Zur Zeit des Nationalsozialismus mussten viele Schriftsteller ins Ausland fliehen. Dort entstand die sogenannte Exilliteratur. Ausgangspunkt der Exilbewegung ist der Tag der Bücherverbrennung am 30. Mai 1933 im nationalsozialistischen Deutschland. Alle nicht-arischen Werke wurden verboten und symbolträchtig verbrannt. Daraufhin flohen zahlreiche Schriftsteller aus Deutschland ins Ausland. Die Exilliteratur bildet eine eigene Literaturepoche in der deutschen Literaturgeschichte. Sie schließt an die Neue Sachlichkeit der Weimarer Republik an. Die Exilliteratur lässt sich insbesondere an den typischen Themenschwerpunkten wie Sehnsucht nach der Heimat, Widerstand gegen Nazi-Deutschland oder Aufklärung über den Nationalsozialismus ausmachen. Bestimmte formale Merkmale lassen sich jedoch nicht finden. Die Exilliteratur weist häufig einen Pluralismus der Stile (Expressionismus, Realismus), eine kritische Betrachtung der Wirklichkeit und eine Distanz zwischen Werk und Leser oder Publikum auf. Sie hat häufig die Absicht zur Aufklärung und möchte Gesellschaftsentwicklungen aufzeigen (wandelnder Mensch, Abhängigkeit von der Gesellschaft).

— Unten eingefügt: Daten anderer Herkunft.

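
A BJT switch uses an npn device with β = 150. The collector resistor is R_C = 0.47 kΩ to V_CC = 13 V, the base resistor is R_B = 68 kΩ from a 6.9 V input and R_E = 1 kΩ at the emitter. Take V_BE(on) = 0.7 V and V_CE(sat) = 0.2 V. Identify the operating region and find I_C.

Assume active. Base-emitter loop: I_B = (V_BB − V_BE)/(R_B + (β+1)R_E) = (6.9 − 0.7)/(68 + 151×1) = 0.0283 mA.
I_C = β·I_B = 150×0.0283 = 4.25 mA.
V_CE = V_CC − I_C·R_C − I_E·R_E = 13 − 4.25×0.47 − 4.27×1 = 6.73 V > V_CE(sat), so the active-region assumption holds.

active; I_C ≈ 4.2 mA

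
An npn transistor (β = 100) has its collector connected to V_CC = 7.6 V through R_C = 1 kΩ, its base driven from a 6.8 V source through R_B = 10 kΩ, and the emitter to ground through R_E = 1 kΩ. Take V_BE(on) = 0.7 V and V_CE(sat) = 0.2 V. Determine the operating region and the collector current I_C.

Assume active: I_B = (6.8 − 0.7)/(10 + 101×1) = 0.055 mA, I_C = β·I_B = 5.5 mA.
Then V_CE = 7.6 − 5.5×1 − 5.55×1 = -3.45 V < 0.2 V — the active assumption fails.
Re-solve with V_CE = 0.2 V. KCL at the emitter: V_E/R_E = (V_BB−0.7−V_E)/R_B + (V_CC−0.2−V_E)/R_C, giving V_E = 3.81 V.
I_C = (V_CC − 0.2 − V_E)/R_C = (7.4 − 3.81)/1 = 3.59 mA.
Check: I_B = (6.1 − 3.81)/10 = 0.229 mA, and β·I_B = 22.9 mA > I_C, confirming saturation.

saturation; I_C ≈ 3.6 mA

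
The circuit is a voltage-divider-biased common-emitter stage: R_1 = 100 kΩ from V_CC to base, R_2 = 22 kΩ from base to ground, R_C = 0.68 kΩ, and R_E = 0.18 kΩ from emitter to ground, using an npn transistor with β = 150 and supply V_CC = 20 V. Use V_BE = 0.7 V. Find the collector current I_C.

Thevenize the base divider: V_Th = V_CC·R_2/(R_1+R_2) = 20×22/122 = 3.61 V, R_Th = R_1‖R_2 = 18 kΩ.
Base-emitter loop: V_Th = I_B·R_Th + V_BE + (β+1)I_B·R_E, so I_B = (3.61 − 0.7) / (18 + 151×0.18) = 0.0643 mA.
I_C = β·I_B = 150×0.0643 = 9.64 mA, and I_E = (β+1)I_B = 9.71 mA.
V_CE = V_CC − I_C·R_C − I_E·R_E = 20 − 9.64×0.68 − 9.71×0.18 = 11.7 V.
V_CE = 11.7 V > 0.2 V confirms active-region operation.

I_C ≈ 9.6 mA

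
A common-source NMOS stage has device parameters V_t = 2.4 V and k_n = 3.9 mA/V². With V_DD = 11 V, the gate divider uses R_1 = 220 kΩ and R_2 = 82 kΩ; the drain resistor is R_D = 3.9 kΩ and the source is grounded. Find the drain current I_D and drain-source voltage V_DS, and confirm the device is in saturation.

V_G = V_DD·R_2/(R_1+R_2) = 11×82/302 = 2.99 V. With the source grounded, V_GS = V_G = 2.99 V.
Assume saturation: I_D = (k_n/2)(V_GS − V_t)² = (3.9/2)×(2.99 − 2.4)² = 1.95×0.587² = 0.671 mA.
V_DS = V_DD − I_D·R_D = 11 − 0.671×3.9 = 8.38 V.
Saturation requires V_DS ≥ V_GS − V_t = 0.587 V; 8.38 ≥ 0.587 ✓.

I_D ≈ 0.67 mA, V_DS ≈ 8.4 V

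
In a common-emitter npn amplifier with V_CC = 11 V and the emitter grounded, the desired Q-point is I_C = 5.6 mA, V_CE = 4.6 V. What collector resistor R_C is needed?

Collector loop: V_CC = I_C·R_C + V_CE.
R_C = (V_CC − V_CE)/I_C = (11 − 4.6)/5.6 = 1.14 kΩ.

R_C ≈ 1.1 kΩ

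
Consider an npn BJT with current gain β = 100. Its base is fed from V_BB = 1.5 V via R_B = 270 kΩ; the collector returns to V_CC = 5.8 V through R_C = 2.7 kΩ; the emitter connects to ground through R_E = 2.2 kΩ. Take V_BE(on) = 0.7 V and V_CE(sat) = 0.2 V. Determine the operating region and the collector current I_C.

active; I_C ≈ 0.16 mA

Assume active. Base-emitter loop: I_B = (V_BB − V_BE)/(R_B + (β+1)R_E) = (1.5 − 0.7)/(270 + 101×2.2) = 0.00163 mA.
I_C = β·I_B = 100×0.00163 = 0.163 mA.
V_CE = V_CC − I_C·R_C − I_E·R_E = 5.8 − 0.163×2.7 − 0.164×2.2 = 5 V > V_CE(sat), so the active-region assumption holds.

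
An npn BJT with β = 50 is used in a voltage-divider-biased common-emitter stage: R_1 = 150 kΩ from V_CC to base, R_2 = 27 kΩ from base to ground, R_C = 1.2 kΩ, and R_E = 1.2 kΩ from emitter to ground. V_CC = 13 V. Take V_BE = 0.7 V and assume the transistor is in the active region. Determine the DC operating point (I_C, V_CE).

I_C ≈ 0.76 mA, V_CE ≈ 11 V

Thevenize the base divider: V_Th = V_CC·R_2/(R_1+R_2) = 13×27/177 = 1.98 V, R_Th = R_1‖R_2 = 22.9 kΩ.
Base-emitter loop: V_Th = I_B·R_Th + V_BE + (β+1)I_B·R_E, so I_B = (1.98 − 0.7) / (22.9 + 51×1.2) = 0.0153 mA.
I_C = β·I_B = 50×0.0153 = 0.763 mA, and I_E = (β+1)I_B = 0.778 mA.
V_CE = V_CC − I_C·R_C − I_E·R_E = 13 − 0.763×1.2 − 0.778×1.2 = 11.2 V.
V_CE = 11.2 V > 0.2 V confirms active-region operation.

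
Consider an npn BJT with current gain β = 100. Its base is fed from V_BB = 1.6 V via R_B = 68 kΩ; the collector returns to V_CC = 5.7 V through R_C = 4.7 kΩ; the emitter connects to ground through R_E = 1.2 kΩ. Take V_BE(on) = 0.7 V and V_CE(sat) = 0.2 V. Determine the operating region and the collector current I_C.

active; I_C ≈ 0.48 mA

Assume active. Base-emitter loop: I_B = (V_BB − V_BE)/(R_B + (β+1)R_E) = (1.6 − 0.7)/(68 + 101×1.2) = 0.00476 mA.
I_C = β·I_B = 100×0.00476 = 0.476 mA.
V_CE = V_CC − I_C·R_C − I_E·R_E = 5.7 − 0.476×4.7 − 0.48×1.2 = 2.89 V > V_CE(sat), so the active-region assumption holds.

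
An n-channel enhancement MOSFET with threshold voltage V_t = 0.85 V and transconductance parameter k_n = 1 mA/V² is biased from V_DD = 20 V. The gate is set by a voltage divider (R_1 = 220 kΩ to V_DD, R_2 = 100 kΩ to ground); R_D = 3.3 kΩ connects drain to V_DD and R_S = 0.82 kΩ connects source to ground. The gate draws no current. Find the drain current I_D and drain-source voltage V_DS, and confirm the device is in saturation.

I_D ≈ 3.4 mA, V_DS ≈ 6 V

V_G = V_DD·R_2/(R_1+R_2) = 20×100/320 = 6.25 V.
Assume saturation: I_D = (k_n/2)(V_GS − V_t)² with V_GS = V_G − I_D·R_S = 6.25 − 0.82·I_D.
Substituting gives 0.336·I_D² − 5.43·I_D + 14.6 = 0, with roots I_D = 3.4 or 12.7 mA.
The root I_D = 12.7 mA gives V_GS = -4.2 V ≤ V_t, so take I_D = 3.4 mA.
Then V_GS = 3.46 V and V_DS = V_DD − I_D(R_D+R_S) = 20 − 3.4×4.12 = 5.98 V.
Saturation requires V_DS ≥ V_GS − V_t = 2.61 V; 5.98 ≥ 2.61 ✓.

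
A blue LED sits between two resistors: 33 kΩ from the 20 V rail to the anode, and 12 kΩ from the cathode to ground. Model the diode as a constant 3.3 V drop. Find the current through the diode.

I ≈ 0.37 mA

The two resistors are in series with the diode, so KVL gives 20 = I·33 + 3.3 + I·12.
I = (20 − 3.3) / (33 + 12) kΩ = 16.7 / 45 = 0.371 mA.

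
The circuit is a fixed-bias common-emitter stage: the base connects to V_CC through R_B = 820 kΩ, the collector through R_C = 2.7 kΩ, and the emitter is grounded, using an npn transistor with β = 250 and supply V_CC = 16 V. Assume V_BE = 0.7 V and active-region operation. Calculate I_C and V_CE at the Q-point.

I_C ≈ 4.7 mA, V_CE ≈ 3.4 V

Base loop: V_CC = I_B·R_B + V_BE, so I_B = (16 − 0.7)/820 kΩ = 0.0187 mA.
In the active region I_C = β·I_B = 250 × 0.0187 = 4.66 mA.
Collector loop: V_CE = V_CC − I_C·R_C = 16 − 4.66×2.7 = 3.41 V.
Since V_CE = 3.41 V > V_CE(sat) ≈ 0.2 V, the transistor is in the active region as assumed.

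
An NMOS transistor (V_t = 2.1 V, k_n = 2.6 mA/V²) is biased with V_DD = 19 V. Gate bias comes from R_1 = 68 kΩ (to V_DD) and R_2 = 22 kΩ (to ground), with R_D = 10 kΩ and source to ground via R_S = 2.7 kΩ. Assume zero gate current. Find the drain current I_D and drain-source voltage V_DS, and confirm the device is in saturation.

V_G = V_DD·R_2/(R_1+R_2) = 19×22/90 = 4.64 V.
Assume saturation: I_D = (k_n/2)(V_GS − V_t)² with V_GS = V_G − I_D·R_S = 4.64 − 2.7·I_D.
Substituting gives 9.48·I_D² − 18.9·I_D + 8.42 = 0, with roots I_D = 0.675 or 1.31 mA.
The root I_D = 1.31 mA gives V_GS = 1.09 V ≤ V_t, so take I_D = 0.675 mA.
Then V_GS = 2.82 V and V_DS = V_DD − I_D(R_D+R_S) = 19 − 0.675×12.7 = 10.4 V.
Saturation requires V_DS ≥ V_GS − V_t = 0.721 V; 10.4 ≥ 0.721 ✓.

I_D ≈ 0.68 mA, V_DS ≈ 10 V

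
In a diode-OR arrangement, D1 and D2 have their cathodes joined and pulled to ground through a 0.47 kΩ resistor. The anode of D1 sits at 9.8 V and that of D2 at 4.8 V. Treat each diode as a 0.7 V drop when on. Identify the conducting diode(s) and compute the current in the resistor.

Assume both conduct. Then node N would need to be at both 9.8−0.7 = 9.1 V and 4.8−0.7 = 4.1 V, which is impossible.
Assume only D1 conducts: V_N = 9.8 − 0.7 = 9.1 V, so I_R = 9.1/0.47 = 19.4 mA.
Check D2: its anode-to-cathode voltage is 4.8 − 9.1 = -4.3 V < 0.7 V, so it is off. The assumption is consistent.

Only D1 conducts; I_R ≈ 19 mA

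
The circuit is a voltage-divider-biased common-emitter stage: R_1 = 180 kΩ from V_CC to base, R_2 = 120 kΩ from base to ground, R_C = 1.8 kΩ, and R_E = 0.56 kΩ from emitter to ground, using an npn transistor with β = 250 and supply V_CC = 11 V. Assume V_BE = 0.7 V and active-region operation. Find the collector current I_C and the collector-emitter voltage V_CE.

Thevenize the base divider: V_Th = V_CC·R_2/(R_1+R_2) = 11×120/300 = 4.4 V, R_Th = R_1‖R_2 = 72 kΩ.
Base-emitter loop: V_Th = I_B·R_Th + V_BE + (β+1)I_B·R_E, so I_B = (4.4 − 0.7) / (72 + 251×0.56) = 0.0174 mA.
I_C = β·I_B = 250×0.0174 = 4.35 mA, and I_E = (β+1)I_B = 4.37 mA.
V_CE = V_CC − I_C·R_C − I_E·R_E = 11 − 4.35×1.8 − 4.37×0.56 = 0.72 V.
V_CE = 0.72 V > 0.2 V confirms active-region operation.

I_C ≈ 4.4 mA, V_CE ≈ 0.72 V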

Das Gedicht besteht aus 27 Versen mit insgesamt 4 Strophen und umfasst dabei 133 Worte. Der Dichter Kurt Tucholsky ist auch der Autor für Gedichte wie „An Peter Panter“, „An das Publikum“ und „An die Meinige“. Zum Autor des Gedichtes „Saxo-Borussen“ haben wir auf abi-pur.de weitere 136 Gedichte veröffentlicht.